ROBERT DOISNEAU
Robert Doisneau (1912–1994, born Gentilly, France) was a French photographer whose humanist vision of Parisian street life produced some of the most beloved and enduring images in the history of photography. Trained as a lithographer at the École Estienne in Paris, he turned to photography in the early 1930s and worked briefly as an industrial photographer for Renault before being dismissed for chronic lateness, a consequence of his compulsive need to photograph the street life of the city around him.
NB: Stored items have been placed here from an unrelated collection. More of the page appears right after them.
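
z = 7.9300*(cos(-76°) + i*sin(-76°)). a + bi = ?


a = 7.9300*cos(-76°) = 7.9300*0.24192 = 1.9184
b = 7.9300*sin(-76°) = 7.9300*(-0.970296) = -7.6944

1.9184 - 7.6944i


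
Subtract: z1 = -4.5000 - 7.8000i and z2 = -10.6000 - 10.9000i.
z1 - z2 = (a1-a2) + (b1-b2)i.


Real: -4.5 + 10.6 = 6.1
Imag: -7.8 + 10.9 = 3.1

6.1000 + 3.1000i


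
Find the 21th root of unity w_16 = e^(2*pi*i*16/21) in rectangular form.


Angle = 360*16/21 = 274.2857°
a = cos(274.2857°) = 0.0747
b = sin(274.2857°) = -0.9972

0.0747 - 0.9972i


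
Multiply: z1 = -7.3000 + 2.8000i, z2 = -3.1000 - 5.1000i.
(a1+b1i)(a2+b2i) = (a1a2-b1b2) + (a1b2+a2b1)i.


Real = -7.3*(-3.1) - 2.8*(-5.1) = 22.63 - (-14.28) = 36.91
Imag = -7.3*(-5.1) - (3.1)*2.8 = 37.23 - (8.68) = 28.55

36.9100 + 28.5500i


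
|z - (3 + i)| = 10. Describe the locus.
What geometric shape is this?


|z - z0| = r is a circle with center z0 and radius r.
Center = (3, 1), radius = 10

Circle with center (3, 1) and radius 10


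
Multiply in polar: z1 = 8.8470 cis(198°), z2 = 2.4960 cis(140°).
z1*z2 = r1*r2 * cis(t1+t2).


r = 8.8470 * 2.4960 = 22.0821
theta = 198° + 140° = 338° = 338° (mod 360)

22.0821 cis(338°)


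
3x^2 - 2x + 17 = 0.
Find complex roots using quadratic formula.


disc = (-2)^2 - 4*3*17 = 4 - 204 = -200
sqrt(|disc|) = sqrt(200) = 14.1421
Real part = 2/(2*3) = 0.3333
Imag part = 14.1421/(2*3) = 2.3570

0.3333 ± 2.3570i


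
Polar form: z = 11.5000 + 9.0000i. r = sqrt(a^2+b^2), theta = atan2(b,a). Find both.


r = sqrt(132.25+81) = sqrt(213.25) = 14.6031
theta = atan2(9, 11.5) = 38.0470 degrees

r = 14.6031, theta = 38.0470 degrees


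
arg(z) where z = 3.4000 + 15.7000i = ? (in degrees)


Re = 3.4, Im = 15.7
arg = atan2(15.7, 3.4) = 77.7807 degrees

arg(z) = 77.7807 degrees


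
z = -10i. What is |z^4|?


|z| = sqrt(0+100) = sqrt(100) = 10
|z^4| = |z|^4 = 10^4 = 10000

|z^4| = 10000


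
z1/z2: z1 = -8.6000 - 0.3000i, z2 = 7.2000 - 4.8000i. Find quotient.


Conjugate of z2 = 7.2000 + 4.8000i
Numerator: (-8.6000 - 0.3000i)(7.2000 + 4.8000i) = -60.4800 - 43.4400i
Denominator: 7.2^2 + (-4.8)^2 = 74.88
Result = (-60.4800 - 43.4400i)/74.88

-0.8077 - 0.5801i


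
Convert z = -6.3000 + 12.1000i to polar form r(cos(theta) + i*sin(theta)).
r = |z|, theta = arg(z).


r = sqrt(39.69+146.41) = sqrt(186.1) = 13.6418
theta = atan2(12.1, -6.3) = 117.5042 degrees

r = 13.6418, theta = 117.5042 degrees


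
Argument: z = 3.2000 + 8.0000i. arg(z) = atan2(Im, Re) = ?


Re = 3.2, Im = 8
arg = atan2(8, 3.2) = 68.1986 degrees

arg(z) = 68.1986 degrees


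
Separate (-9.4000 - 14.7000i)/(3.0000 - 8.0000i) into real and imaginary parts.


Multiply by conjugate: (-9.4000 - 14.7000i)(3.0000 + 8.0000i) / (3^2 + (-8)^2)
Numerator real = -9.4*3 - (14.7)*(-8) = 89.4
Numerator imag = -14.7*3 - (-9.4)*(-8) = -119.3
Denominator = 73
Re(z) = 89.4/73 = 1.2247
Im(z) = -119.3/73 = -1.6342

Re(z) = 1.2247, Im(z) = -1.6342


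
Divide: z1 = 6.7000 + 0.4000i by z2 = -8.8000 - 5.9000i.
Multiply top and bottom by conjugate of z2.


Conjugate of z2 = -8.8000 + 5.9000i
Numerator: (6.7000 + 0.4000i)(-8.8000 + 5.9000i) = -61.3200 + 36.0100i
Denominator: (-8.8)^2 + (-5.9)^2 = 112.25
Result = (-61.3200 + 36.0100i)/112.25

-0.5463 + 0.3208i


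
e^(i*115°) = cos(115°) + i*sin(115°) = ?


cos(115°) = -0.4226
sin(115°) = 0.9063

e^(i*115°) = -0.4226 + 0.9063i


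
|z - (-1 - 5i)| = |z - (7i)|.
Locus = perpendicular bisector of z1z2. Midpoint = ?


Equal distances means the locus is the perpendicular bisector of z1 and z2.
Midpoint = ((-1+0)/2, (-5+7)/2) = (-0.5000, 1.0000)

Perpendicular bisector through (-0.5000, 1.0000)


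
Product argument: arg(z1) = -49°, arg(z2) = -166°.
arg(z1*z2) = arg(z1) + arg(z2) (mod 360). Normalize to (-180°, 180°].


arg(z1*z2) = -49° - 166° = -215°
Normalized to (-180°, 180°]: 145°

145°


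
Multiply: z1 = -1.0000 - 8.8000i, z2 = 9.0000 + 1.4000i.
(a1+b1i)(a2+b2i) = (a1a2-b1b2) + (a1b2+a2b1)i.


Real = -1*9 - (-8.8)*1.4 = -9 - (-12.32) = 3.32
Imag = -1*1.4 + 9*(-8.8) = -1.4 - (79.2) = -80.6

3.3200 - 80.6000i


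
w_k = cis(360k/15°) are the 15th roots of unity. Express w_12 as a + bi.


Angle = 360*12/15 = 288°
a = cos(288°) = 0.3090
b = sin(288°) = -0.9511

0.3090 - 0.9511i


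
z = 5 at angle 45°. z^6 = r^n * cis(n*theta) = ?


r^6 = 5^6 = 15625
n*theta = 6*45° = 270° = 270° (mod 360)
a = 15625*cos(270°) = 0
b = 15625*sin(270°) = -15625.0000

15625 cis(270°) = 0 - 15625.0000i


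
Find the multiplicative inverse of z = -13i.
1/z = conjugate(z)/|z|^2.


|z|^2 = 0+169 = 169
1/z = (0 + 13i)/169

1/z = 0 + 0.0769i


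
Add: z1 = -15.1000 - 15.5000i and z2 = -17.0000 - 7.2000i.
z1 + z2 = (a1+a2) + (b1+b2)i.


Real: -15.1 - 17 = -32.1
Imag: -15.5 - 7.2 = -22.7

-32.1000 - 22.7000i


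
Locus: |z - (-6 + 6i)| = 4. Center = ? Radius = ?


|z - z0| = r is a circle with center z0 and radius r.
Center = (-6, 6), radius = 4

Circle with center (-6, 6) and radius 4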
He joined the Rapho agency in 1946, which would represent him for the rest of his career, and his photographs were published widely in Life, Paris Match, and Vogue throughout the post-war decades.
His 1950 photograph Le Baiser de l’Hôtel de Ville, showing a couple kissing on a busy Paris street, became one of the most reproduced photographs of the twentieth century and an enduring symbol of Parisian romance, though it was later revealed to have been staged. Doisneau’s practice was defined by a tender affection for the ordinary people of Paris, in particular the working-class inhabitants of the city’s suburbs and the artisans, children, and street performers of Montmartre and the Left Bank. His technical command was matched by a gift for human observation that allowed him to find poetry in the unremarkable details of everyday life.
His work is held in the permanent collections of the Bibliothèque Nationale de France, Paris, and the Museum of Modern Art, New York, among many others. He was awarded the Prix Niepce in 1956 and the Grand Prix National de la Photographie in 1983.